Re-imagined, re-recorded and re-born in 2020, Diamond Head’s forthcoming 40-year celebration of their genre-defining debut album is a scintillating shot of fresh metal energy. With Lightning To The Nations 2020 nearing release, listeners will soon experience not only the rare phenomenon of crisp, fresh and new sounding songs with very little of the obvious original elements altered, they will also be treated to four supreme cover versions… And in prime position stands Metallica’s ‘No Remorse’.
With Diamond Head having featured so heavily in Metallica’s early career, the cover of ‘No Remorse’ seems especially appropriate. Accompanying the release of this monumental track, Diamond Head also unveil their thought-provoking animated video, created and directed by Costin Chioreanu.

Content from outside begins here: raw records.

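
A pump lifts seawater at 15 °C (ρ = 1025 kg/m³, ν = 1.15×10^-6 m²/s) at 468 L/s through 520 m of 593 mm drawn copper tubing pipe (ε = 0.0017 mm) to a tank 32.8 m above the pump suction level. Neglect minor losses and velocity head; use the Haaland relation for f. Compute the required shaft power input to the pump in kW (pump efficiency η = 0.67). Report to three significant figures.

V = 4Q/(πD²) = 1.695 m/s; Re = 8.74×10^5; ε/D = 2.87×10^-6; f = 0.01190
h_f = f(L/D)V²/2g = 1.527 m
Total head H = z + h_f = 32.8 + 1.527 = 34.33 m
P_hyd = ρgQH = 1025·9.81·0.468·34.33 = 161.5 kW
P_shaft = P_hyd/η = 161.5/0.67 = 241.1 kW

P_shaft ≈ 241 kW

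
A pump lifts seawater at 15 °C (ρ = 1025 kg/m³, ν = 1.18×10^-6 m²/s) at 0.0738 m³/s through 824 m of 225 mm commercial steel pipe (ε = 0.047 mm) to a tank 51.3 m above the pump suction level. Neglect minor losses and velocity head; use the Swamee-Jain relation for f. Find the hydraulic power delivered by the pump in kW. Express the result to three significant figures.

P_hyd ≈ 45.8 kW

V = 4Q/(πD²) = 1.856 m/s; Re = 3.54×10^5; ε/D = 2.09×10^-4; f = 0.01610
h_f = f(L/D)V²/2g = 10.35 m
Total head H = z + h_f = 51.3 + 10.35 = 61.65 m
P_hyd = ρgQH = 1025·9.81·0.0738·61.65 = 45.75 kW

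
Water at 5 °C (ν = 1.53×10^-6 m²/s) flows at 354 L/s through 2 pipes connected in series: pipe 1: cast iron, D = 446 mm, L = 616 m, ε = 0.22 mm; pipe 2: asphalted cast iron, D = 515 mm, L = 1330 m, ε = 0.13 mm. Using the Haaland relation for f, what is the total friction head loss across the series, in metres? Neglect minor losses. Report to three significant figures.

Pipe 1: V = 2.266 m/s, Re = 6.61×10^5, ε/D = 4.93×10^-4, f = 0.01734, h_1 = f(L/D)V²/2g = 6.267 m
Pipe 2: V = 1.699 m/s, Re = 5.72×10^5, ε/D = 2.52×10^-4, f = 0.01561, h_2 = f(L/D)V²/2g = 5.936 m
Series → Q common, losses add: H = Σh = 12.20 m

H ≈ 12.2 m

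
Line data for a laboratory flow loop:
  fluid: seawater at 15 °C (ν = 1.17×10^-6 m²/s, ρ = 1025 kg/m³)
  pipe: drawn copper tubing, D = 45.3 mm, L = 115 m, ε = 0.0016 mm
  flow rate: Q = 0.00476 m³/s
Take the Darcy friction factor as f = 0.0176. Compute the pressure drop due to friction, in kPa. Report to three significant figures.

V = 4Q/(πD²) = 4·0.00476/(π·0.0453²) = 2.953 m/s
h_f = f(L/D)V²/(2g) = 0.01760·(115/0.0453)·2.953²/(2·9.81) = 19.86 m
Δp = ρg·h_f = 1025·9.81·19.86 = 199.7 kPa

Δp ≈ 200 kPa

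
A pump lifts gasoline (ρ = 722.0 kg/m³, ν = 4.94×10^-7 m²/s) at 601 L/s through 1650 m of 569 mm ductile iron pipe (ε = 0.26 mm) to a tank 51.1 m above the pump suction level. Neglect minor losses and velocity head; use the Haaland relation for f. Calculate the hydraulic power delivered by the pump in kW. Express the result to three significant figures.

V = 4Q/(πD²) = 2.364 m/s; Re = 2.72×10^6; ε/D = 4.57×10^-4; f = 0.01658
h_f = f(L/D)V²/2g = 13.69 m
Total head H = z + h_f = 51.1 + 13.69 = 64.79 m
P_hyd = ρgQH = 722.0·9.81·0.601·64.79 = 275.8 kW

P_hyd ≈ 276 kW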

“I wanted to cover a song from Metallica’s debut album, Kill ‘Em All” explains founding member Brian Tatler. “Partly because Metallica covered songs from Diamond Head’s debut album Lightning To The Nations and it felt like things have come full-circle to me. None of the band members knew how to play any of the songs from Kill ‘Em All and I eventually decided we should all learn ‘No Remorse’. Then when we got into the rehearsal room, we played ‘No Remorse’ and immediately it just sounded great, it was very “Diamond Head” and it really suited us as a band. Of the four covers we ended up doing, ‘No Remorse’ sounded the best straight away. I’ve seen Metallica live over twenty times and they don’t play ‘No Remorse’ very often, but it’s always great when they do!”
“Of all the four covers, we almost didn’t have to work on ‘No Remorse’,” furthers singer and producer Rasmus Bom Andersen; “we all had to learn the parts, and it’s very difficult to play, but in rehearsal it did sound fantastic and we thought: “yeah, yeah, it’s gonna be mega”. It was almost surreal when we did it because it just felt incredibly familiar.”